JOELMIR BETING
''Fizemos um ajuste severo para um processo quase fora do controle. Não é uma política econômica conservadora, mas, sim, necessária.''
Antônio Palocci, ministro da Fazenda (em Newsweek)
Esperar é preciso
A bola de cristal do mercado financeiro, capturada toda sexta-feira pelo Banco Central, continua apostando em dólar a R$ 3,30 na ponta de dezembro de 2003. Ou a R$ 3,50 no fechamento de 2004. A taxa média do ano é esperada para R$ 3,23 este ano e R$ 3,43 no ano que vem.

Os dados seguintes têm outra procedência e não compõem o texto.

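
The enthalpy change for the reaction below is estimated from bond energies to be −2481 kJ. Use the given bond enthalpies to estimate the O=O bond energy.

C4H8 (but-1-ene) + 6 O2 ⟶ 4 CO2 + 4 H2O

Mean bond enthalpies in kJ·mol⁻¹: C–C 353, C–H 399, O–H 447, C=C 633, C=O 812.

Let D be the O=O bond energy.
Σ(broken) = 2×353 + 8×399 + 1×633 + 6×D = 4531 + 6D
Σ(formed) = 8×812 + 8×447 = 10072
ΔH = Σ(broken) − Σ(formed) = (4531 + 6D) − (10072) = −5541 + 6D
Setting this equal to −2481 kJ gives 6D = 3060, so D = 510 kJ/mol.

D(O=O) ≈ 510 kJ/mol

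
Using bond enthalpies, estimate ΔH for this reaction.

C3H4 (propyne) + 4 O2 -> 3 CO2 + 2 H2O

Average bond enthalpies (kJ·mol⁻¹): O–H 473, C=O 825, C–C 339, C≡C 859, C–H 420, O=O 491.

ΔH ≈ −2000 kJ

Bonds broken (reactants):
  C≡C: 1 × 859 = 859
  C–C: 1 × 339 = 339
  C–H: 4 × 420 = 1680
  O=O: 4 × 491 = 1964
  Σ(broken) = 4842 kJ
Bonds formed (products):
  C=O: 6 × 825 = 4950
  O–H: 4 × 473 = 1892
  Σ(formed) = 6842 kJ
ΔH = Σ(broken) − Σ(formed) = 4842 − 6842 = −2000 kJ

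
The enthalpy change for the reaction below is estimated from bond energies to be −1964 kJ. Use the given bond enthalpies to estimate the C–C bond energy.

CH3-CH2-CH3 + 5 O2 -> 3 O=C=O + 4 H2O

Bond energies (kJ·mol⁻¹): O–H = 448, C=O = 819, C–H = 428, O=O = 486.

Let D be the C–C bond energy.
Σ(broken) = 2×D + 8×428 + 5×486 = 5854 + 2D
Σ(formed) = 6×819 + 8×448 = 8498
ΔH = Σ(broken) − Σ(formed) = (5854 + 2D) − (8498) = −2644 + 2D
Setting this equal to −1964 kJ gives 2D = 680, so D = 340 kJ/mol.

D(C–C) ≈ 340 kJ/mol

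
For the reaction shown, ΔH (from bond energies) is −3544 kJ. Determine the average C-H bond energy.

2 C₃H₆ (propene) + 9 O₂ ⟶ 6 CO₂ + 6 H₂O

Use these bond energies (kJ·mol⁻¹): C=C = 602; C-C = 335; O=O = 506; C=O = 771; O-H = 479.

Let D be the C-H bond energy.
Σ(broken) = 2×335 + 12×D + 2×602 + 9×506 = 6428 + 12D
Σ(formed) = 12×771 + 12×479 = 15000
ΔH = Σ(broken) − Σ(formed) = (6428 + 12D) − (15000) = −8572 + 12D
Setting this equal to −3544 kJ gives 12D = 5028, so D = 419 kJ/mol.

D(C-H) ≈ 419 kJ/mol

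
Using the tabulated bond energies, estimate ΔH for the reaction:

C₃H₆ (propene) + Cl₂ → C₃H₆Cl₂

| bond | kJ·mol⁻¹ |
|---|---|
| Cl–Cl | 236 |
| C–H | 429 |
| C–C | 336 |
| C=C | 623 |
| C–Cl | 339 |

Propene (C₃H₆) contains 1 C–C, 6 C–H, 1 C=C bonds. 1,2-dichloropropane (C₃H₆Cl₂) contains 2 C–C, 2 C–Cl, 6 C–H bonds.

Bonds broken (reactants):
  C–C: 1 × 336 = 336
  C–H: 6 × 429 = 2574
  C=C: 1 × 623 = 623
  Cl–Cl: 1 × 236 = 236
  Σ(broken) = 3769 kJ
Bonds formed (products):
  C–C: 2 × 336 = 672
  C–Cl: 2 × 339 = 678
  C–H: 6 × 429 = 2574
  Σ(formed) = 3924 kJ
ΔH = Σ(broken) − Σ(formed) = 3769 − 3924 = −155 kJ

ΔH ≈ −155 kJ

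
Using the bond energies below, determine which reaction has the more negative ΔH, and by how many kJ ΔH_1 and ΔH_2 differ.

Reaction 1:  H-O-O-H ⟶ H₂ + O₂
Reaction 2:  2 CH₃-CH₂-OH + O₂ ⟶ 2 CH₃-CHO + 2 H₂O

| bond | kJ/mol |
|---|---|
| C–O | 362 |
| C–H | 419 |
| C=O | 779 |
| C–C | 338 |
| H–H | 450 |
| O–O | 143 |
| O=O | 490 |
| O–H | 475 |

Reaction 2, by 609 kJ

Reaction 1:
  Bonds broken (reactants):
    O–H: 2 × 475 = 950
    O–O: 1 × 143 = 143
    Σ(broken) = 1093 kJ
  Bonds formed (products):
    H–H: 1 × 450 = 450
    O=O: 1 × 490 = 490
    Σ(formed) = 940 kJ
  ΔH_1 = 1093 − 940 = +153 kJ
Reaction 2:
  Bonds broken (reactants):
    C–C: 2 × 338 = 676
    C–H: 10 × 419 = 4190
    C–O: 2 × 362 = 724
    O–H: 2 × 475 = 950
    O=O: 1 × 490 = 490
    Σ(broken) = 7030 kJ
  Bonds formed (products):
    C–C: 2 × 338 = 676
    C–H: 8 × 419 = 3352
    C=O: 2 × 779 = 1558
    O–H: 4 × 475 = 1900
    Σ(formed) = 7486 kJ
  ΔH_2 = 7030 − 7486 = −456 kJ
ΔH_1 − ΔH_2 = +609 kJ, so reaction 2 has the more negative ΔH; |ΔH_1 − ΔH_2| = 609 kJ.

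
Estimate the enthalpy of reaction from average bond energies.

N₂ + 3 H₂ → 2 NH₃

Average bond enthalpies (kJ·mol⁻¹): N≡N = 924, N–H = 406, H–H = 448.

Bonds broken (reactants):
  H–H: 3 × 448 = 1344
  N≡N: 1 × 924 = 924
  Σ(broken) = 2268 kJ
Bonds formed (products):
  N–H: 6 × 406 = 2436
  Σ(formed) = 2436 kJ
ΔH = Σ(broken) − Σ(formed) = 2268 − 2436 = −168 kJ

ΔH ≈ −168 kJ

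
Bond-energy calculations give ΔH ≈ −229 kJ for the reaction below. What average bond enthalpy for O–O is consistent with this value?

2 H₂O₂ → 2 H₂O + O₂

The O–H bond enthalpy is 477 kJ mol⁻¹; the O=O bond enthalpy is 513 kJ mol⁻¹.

Let D be the O–O bond energy.
Σ(broken) = 4×477 + 2×D = 1908 + 2D
Σ(formed) = 4×477 + 1×513 = 2421
ΔH = Σ(broken) − Σ(formed) = (1908 + 2D) − (2421) = −513 + 2D
Setting this equal to −229 kJ gives 2D = 284, so D = 142 kJ/mol.

D(O–O) ≈ 142 kJ/mol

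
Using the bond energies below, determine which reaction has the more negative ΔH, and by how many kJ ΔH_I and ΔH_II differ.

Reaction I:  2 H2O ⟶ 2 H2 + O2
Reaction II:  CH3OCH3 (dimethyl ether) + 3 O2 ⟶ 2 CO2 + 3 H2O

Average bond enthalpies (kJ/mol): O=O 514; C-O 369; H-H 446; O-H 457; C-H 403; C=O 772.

Reaction II, by 1554 kJ

Reaction I:
  Bonds broken (reactants):
    O-H: 4 × 457 = 1828
    Σ(broken) = 1828 kJ
  Bonds formed (products):
    H-H: 2 × 446 = 892
    O=O: 1 × 514 = 514
    Σ(formed) = 1406 kJ
  ΔH_I = 1828 − 1406 = +422 kJ
Reaction II:
  Bonds broken (reactants):
    C-H: 6 × 403 = 2418
    C-O: 2 × 369 = 738
    O=O: 3 × 514 = 1542
    Σ(broken) = 4698 kJ
  Bonds formed (products):
    C=O: 4 × 772 = 3088
    O-H: 6 × 457 = 2742
    Σ(formed) = 5830 kJ
  ΔH_II = 4698 − 5830 = −1132 kJ
ΔH_I − ΔH_II = +1554 kJ, so reaction II has the more negative ΔH; |ΔH_I − ΔH_II| = 1554 kJ.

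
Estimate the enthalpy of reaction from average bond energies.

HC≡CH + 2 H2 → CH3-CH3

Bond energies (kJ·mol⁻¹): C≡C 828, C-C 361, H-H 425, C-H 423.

Bonds broken (reactants):
  C≡C: 1 × 828 = 828
  C-H: 2 × 423 = 846
  H-H: 2 × 425 = 850
  Σ(broken) = 2524 kJ
Bonds formed (products):
  C-C: 1 × 361 = 361
  C-H: 6 × 423 = 2538
  Σ(formed) = 2899 kJ
ΔH = Σ(broken) − Σ(formed) = 2524 − 2899 = −375 kJ

ΔH ≈ −375 kJ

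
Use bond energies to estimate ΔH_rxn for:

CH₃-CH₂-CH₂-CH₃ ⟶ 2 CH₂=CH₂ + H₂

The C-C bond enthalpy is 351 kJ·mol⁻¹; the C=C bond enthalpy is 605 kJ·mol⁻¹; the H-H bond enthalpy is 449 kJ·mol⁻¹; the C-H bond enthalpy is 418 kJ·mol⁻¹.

ΔH ≈ +230 kJ

Bonds broken (reactants):
  C-C: 3 × 351 = 1053
  C-H: 10 × 418 = 4180
  Σ(broken) = 5233 kJ
Bonds formed (products):
  C-H: 8 × 418 = 3344
  C=C: 2 × 605 = 1210
  H-H: 1 × 449 = 449
  Σ(formed) = 5003 kJ
ΔH = Σ(broken) − Σ(formed) = 5233 − 5003 = +230 kJ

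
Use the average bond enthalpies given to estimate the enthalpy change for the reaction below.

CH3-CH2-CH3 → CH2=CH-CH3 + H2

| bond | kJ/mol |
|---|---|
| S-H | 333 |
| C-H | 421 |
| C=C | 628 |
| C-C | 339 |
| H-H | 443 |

Bonds broken (reactants):
  C-C: 2 × 339 = 678
  C-H: 8 × 421 = 3368
  Σ(broken) = 4046 kJ
Bonds formed (products):
  C-C: 1 × 339 = 339
  C-H: 6 × 421 = 2526
  C=C: 1 × 628 = 628
  H-H: 1 × 443 = 443
  Σ(formed) = 3936 kJ
ΔH = Σ(broken) − Σ(formed) = 4046 − 3936 = +110 kJ

ΔH ≈ +110 kJ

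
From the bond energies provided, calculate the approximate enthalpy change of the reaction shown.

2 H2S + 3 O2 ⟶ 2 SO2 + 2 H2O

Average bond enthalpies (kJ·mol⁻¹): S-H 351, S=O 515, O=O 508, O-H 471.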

Projeção sacada da mediana de 117 bancos e consultorias financeiras. Eles desenham cenários com os principais indicadores macroeconômicos. E fazem isso até por dever de ofício. Como já foi grifado nesta coluna, o sistema financeiro obriga-se a produzir futuro, a contratar futuro, a comprar futuro, a vender futuro, a estocar futuro, a transferir futuro. A taxa de juros não deixa de ser um preço a futuro.
Pelo menos em matéria de taxa de câmbio e de taxa de juro, os bancos agindo em bloco têm massa crítica em mercado aberto para pintar cenários auto-realizáveis. Se eles acham que o dólar ensaia fechar o ano a R$ 3,30, é bom acreditar nisso. Assim como projetam eles para dezembro uma Selic pela prateleira de 21% ao ano. Essa taxa básica acaba de sofrer uma redução homeopática para 26%.
Ocorre que a manutenção do câmbio no alto (ainda que não mais em alta ou em bolha), tal como a conservação de uma Selic ainda da variedade anoréxica, tem a ver com a projeção dos índices de inflação gregoriana outra vez na casa dos dois dígitos. Para os bancos, o IPCA leva jeito de acumular, de janeiro a dezembro, exatos 11,6%. Praticamente, um empate técnico com o do ano passado, de 12,4%.
A esse torque inflacionário, não daria para imaginar uma Selic abaixo de 20% e muito menos de 15% na ponta de dezembro. Até porque a doutrina monetária dogmática reza que o controle do sistema de formação de preços em liberdade é atribuição exclusiva do arrocho de crédito, com espancamento do consumo, da produção e do emprego.
Nada disso. O verdadeiro reator da reversão inflacionária é um velho estatuto do mercado: choques de competição que detonam choques de modernização que produzem novos choques de competição. A modernização remove custos e a competição espalha esses ganhos pela redução das tabelas de margens e de preços. Até mesmo em mercados ou em economias sob pressão de demanda. Nada a ver com crédito curto e caro (que inflaciona custos).
Vale reprisar aqui que o arrocho monetário, até por overdose, não tem passado, entre nós, de um mal desnecessário. Vai daí que IPCA de 11,6%, dólar a R$ 3,30 e Selic a 21% estão perfeitamente afinados com PIB projetado de 1,8% em 2003.
SECOS & MOLHADOS
Descompasso
Ano passado, os preços explodiram no atacado, quase duas vezes mais que no varejo. Na produção é que bateu fundo a inflação de custos da bolha cambial e do come-quieto do reajuste de preços públicos indexados. Mas com repasse apenas parcial de custos gerais para preços finais.
Trava geral
O fenômeno é mais bem percebido no acumulado dos últimos 12 meses (pelo IGP-FGV). Enquanto no varejo o IPC emplacou 16,9%, no atacado o IPA não deixou por menos de 38,5% (em março estava a 43,4%).
Convergência
Felizmente, os índices de varejo e de atacado estão em rápida convergência (para baixo). Para 2003, o mercado financeiro projeta IPCA de 11,6%, IGP de 10,8% e IGPM de 11,8%. Pela primeira vez em três anos, graças à forte desaceleração do IPA, o IGP estará abaixo do IPCA.